Birdscapes: News from International Habitat Conservation Partnerships

Nature's Inspiration


At the Heart of a Hunt
by Craig Springer, U.S. Fish and Wildlife Service

I’m a hunter-conservationist. That’s a paradox for some, an enigma. Explaining that I can kill what I want to protect stirs controversy and never satisfies all ears.

When I hunt, I’m a participant engaged in the ecosystem. Stopping by a grocery store to pick up a chicken, boned and wrapped in plastic, does not evoke the same emotional, physical, or spiritual response as when slogging through a slough to pick up a duck I just downed.

A successful hunter must have a deep understanding of nature to be successful, a point which really hit home last season while in a duck blind along the Rio Grande in central New Mexico with master waterfowler Patrick Donnelly.
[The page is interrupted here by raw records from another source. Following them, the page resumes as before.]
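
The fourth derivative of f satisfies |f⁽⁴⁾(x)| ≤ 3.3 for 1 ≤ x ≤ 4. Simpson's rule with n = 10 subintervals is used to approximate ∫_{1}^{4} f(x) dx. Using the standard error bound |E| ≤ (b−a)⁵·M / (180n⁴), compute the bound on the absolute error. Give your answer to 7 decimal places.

0.0004455

|E| ≤ (3)⁵·3.3 / (180·10⁴) = 801.9/1800000 = 0.0004455.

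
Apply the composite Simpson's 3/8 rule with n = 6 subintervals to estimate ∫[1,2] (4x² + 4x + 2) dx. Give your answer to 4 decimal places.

17.3333

h = (2 − 1)/6 = 0.166667.
Nodes x₀,…,x₆ = 1, 1.166667, 1.333333, 1.5, 1.666667, 1.833333, 2.
f(x) = 4x² + 4x + 2: f₀=10, f₁=12.111111, f₂=14.444444, f₃=17, f₄=19.777778, f₅=22.777778, f₆=26.
(3h/8)·[f₀ + 3f₁ + 3f₂ + 2f₃ + 3f₄ + 3f₅ + f₆] = 0.0625·(277.333333) = 17.3333.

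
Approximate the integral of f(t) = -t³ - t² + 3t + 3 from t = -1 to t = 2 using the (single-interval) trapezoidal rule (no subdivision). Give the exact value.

-4.5

T = (b−a)/2 · [f(-1) + f(2)] = 1.5·[0 + (-3)] = -4.5.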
I do not give Donnelly the title gratuitously—he earned it. Many seasons in his youth were spent hunting alongside his father, watching, listening, learning, followed by time in the blind on his own, making observations and putting them to the test. Donnelly understands ducks and their environment.

At 4:30 a.m. the morning of our hunt, we were in waders setting out decoys by the light of our headlamps. Feet cold, hands numb, knee deep in the river, the sounds of nature filled the air and our spirits. An owl in a riverside tree proclaimed aloud what was his own. A half-mile upriver, a gaggle of geese joined in, honking a discordant clamor. Sandhill cranes passed overhead sight unseen, speaking their liquid chatter. “Put the teal decoys near shore, a couple of pintail blocks on the perimeter,” Donnelly instructed. “We’ve got to set them up in such a way as to get the birds near enough for a clean kill. We’ve got to give them a reason to get close to us.”
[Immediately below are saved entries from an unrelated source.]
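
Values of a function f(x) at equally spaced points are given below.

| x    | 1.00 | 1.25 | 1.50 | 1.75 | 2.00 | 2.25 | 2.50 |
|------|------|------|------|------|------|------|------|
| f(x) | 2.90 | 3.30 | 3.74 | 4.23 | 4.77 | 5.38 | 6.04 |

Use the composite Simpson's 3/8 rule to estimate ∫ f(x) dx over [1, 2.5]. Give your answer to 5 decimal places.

6.46594

h = 0.25, n = 6.
(3h/8)·[y₀ + 3y₁ + 3y₂ + 2y₃ + 3y₄ + 3y₅ + y₆] = 0.09375·(68.97) = 6.46594.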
We put out 150 blocks in a pattern that would make sense to the birds. Back in the blind, as the eastern sky rouged with toasted-orange, the ducks came. Donnelly chatted with them on his call. The first flight passed us by. Moments later, the wings of 20 birds, mostly mallards and a couple of pintails, whistled overhead. The flock banked. They came toward us, giving a headlong second look. My heart pounded in my ears. I was immersed in the primal relationship of predator and prey bequeathed to me by my ancestors. The ducks set their wings, and as they dropped to Donnelly’s spread, we fired.
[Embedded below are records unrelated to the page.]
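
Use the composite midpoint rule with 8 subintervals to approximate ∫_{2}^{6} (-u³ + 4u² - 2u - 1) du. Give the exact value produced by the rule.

h = (6 − 2)/8 = 0.5.
Midpoints m₁,…,m₈ = 2.25, 2.75, 3.25, 3.75, 4.25, 4.75, 5.25, 5.75.
f(m₁)=3.359375, f(m₂)=2.953125, f(m₃)=0.421875, f(m₄)=-4.984375, f(m₅)=-14.015625, f(m₆)=-27.421875, f(m₇)=-45.953125, f(m₈)=-70.359375.
h·[f(m₁) + f(m₂) + f(m₃) + f(m₄) + f(m₅) + f(m₆) + f(m₇) + f(m₈)] = 0.5·(-156) = -78.

-78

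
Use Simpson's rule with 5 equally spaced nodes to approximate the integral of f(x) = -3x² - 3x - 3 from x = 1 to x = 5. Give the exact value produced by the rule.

h = (5 − 1)/4 = 1.
Nodes x₀,…,x₄ = 1, 2, 3, 4, 5.
f(x) = -3x² - 3x - 3: f₀=-9, f₁=-21, f₂=-39, f₃=-63, f₄=-93.
(h/3)·[f₀ + 4f₁ + 2f₂ + 4f₃ + f₄] = 0.333333·(-516) = -172.

-172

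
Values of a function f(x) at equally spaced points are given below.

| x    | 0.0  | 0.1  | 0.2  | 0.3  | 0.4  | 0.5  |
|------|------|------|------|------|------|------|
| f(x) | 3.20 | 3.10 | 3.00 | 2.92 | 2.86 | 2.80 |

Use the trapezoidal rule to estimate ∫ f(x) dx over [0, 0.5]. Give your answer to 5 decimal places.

h = 0.1, n = 5.
(h/2)·[y₀ + 2y₁ + 2y₂ + 2y₃ + 2y₄ + y₅] = 0.05·(29.76) = 1.48800.

1.48800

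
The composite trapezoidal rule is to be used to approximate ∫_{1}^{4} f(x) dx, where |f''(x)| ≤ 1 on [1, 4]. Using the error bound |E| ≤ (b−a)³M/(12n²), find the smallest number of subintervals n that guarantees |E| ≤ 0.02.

11

Need 27/(12n²) ≤ 0.02.
n² ≥ 27/(12·0.02) = 112.5 ⇒ n ≥ 10.6066, so the smallest n is 11.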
Death is never pretty. But when I’m immersed in a primal affair that virtually all my ancestors knew, I gain more respect for the animals and their element. Taking a life is a serious matter, and most every hunter has considered the ethics of the pursuit. While hunting, I’ve learned a good many lessons about myself and my inseparable and most intimate relationship with nature. I know of no other activity stripped of a societal veneer, where I can be fully involved in nature’s circuitous orbits of life and death.

The engagements of hunter and waterfowl are irreducibly spiritual. It’s no wonder, then, that I’m a conservationist of things wild.